Members of the Congressional Black Caucus (CBC) are seeking to strengthen the Voting Rights Act by making it easier for judges to expand voter protections across the country in response to individual discrimination lawsuits. The effort goes beyond crafting a broad definition of which voters should get extra protection based on regional records of racial discrimination. The move is an indication that some Democrats are hoping to use last month’s Supreme Court decision scrapping the law’s Section 4 coverage formula as an opportunity to bolster other provisions of the landmark civil rights legislation that were left intact by the ruling. Specifically, the lawmakers are taking a close look at revising Section 3, which empowers the court to apply Section 5’s federal “preclearance” requirements to jurisdictions with a history of discriminating against minority voters.
Rep. G.K. Butterfield (D-N.C.), who’s leading the charge, wants to lower the bar so that judges can apply the extra layer of scrutiny in cases where election rules are found to have a discriminating effect.
Butterfield says the burden of proving “intentional” prejudice makes it too difficult to extend the federal protections, even in lawsuits where discrimination against minority voters is discovered.

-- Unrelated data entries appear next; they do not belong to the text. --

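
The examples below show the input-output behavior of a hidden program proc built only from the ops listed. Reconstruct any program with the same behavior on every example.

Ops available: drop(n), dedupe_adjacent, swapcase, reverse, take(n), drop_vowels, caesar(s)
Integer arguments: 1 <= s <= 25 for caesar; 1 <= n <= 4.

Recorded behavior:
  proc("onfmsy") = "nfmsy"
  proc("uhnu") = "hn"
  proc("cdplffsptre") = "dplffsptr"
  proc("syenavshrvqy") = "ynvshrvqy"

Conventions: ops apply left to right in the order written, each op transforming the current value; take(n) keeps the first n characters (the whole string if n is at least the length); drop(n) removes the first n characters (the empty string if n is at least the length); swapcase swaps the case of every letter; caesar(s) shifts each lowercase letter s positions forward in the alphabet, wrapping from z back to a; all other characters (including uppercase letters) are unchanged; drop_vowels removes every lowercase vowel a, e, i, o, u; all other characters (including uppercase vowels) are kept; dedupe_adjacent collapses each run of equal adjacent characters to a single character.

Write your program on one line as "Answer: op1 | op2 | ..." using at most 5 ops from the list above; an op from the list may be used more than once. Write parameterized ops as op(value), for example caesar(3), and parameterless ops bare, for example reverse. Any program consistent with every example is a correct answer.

drop(1) | reverse | drop_vowels | reverse

Check, running the answer program on each example:
  "onfmsy" -> "nfmsy" -> "ysmfn" -> "ysmfn" -> "nfmsy"
  "uhnu" -> "hnu" -> "unh" -> "nh" -> "hn"
  "cdplffsptre" -> "dplffsptre" -> "ertpsfflpd" -> "rtpsfflpd" -> "dplffsptr"
  "syenavshrvqy" -> "yenavshrvqy" -> "yqvrhsvaney" -> "yqvrhsvny" -> "ynvshrvqy"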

“I want to lower the standard of proof from intentional discrimination, which is hard to prove, to discriminatory result,” Butterfield, a former voting rights attorney, said last week.
“So if the court were to find that [a jurisdiction] had an election system that had a discriminatory result to minority citizens, then that would be sufficient to trigger Section 3, which would then trigger Section 5.”
Along with Rep. Bobby Scott (D-Va.), Butterfield is leading a CBC task force charged with outlining legislative recommendations for amending the Voting Rights Act in the wake of the Supreme Court’s decision.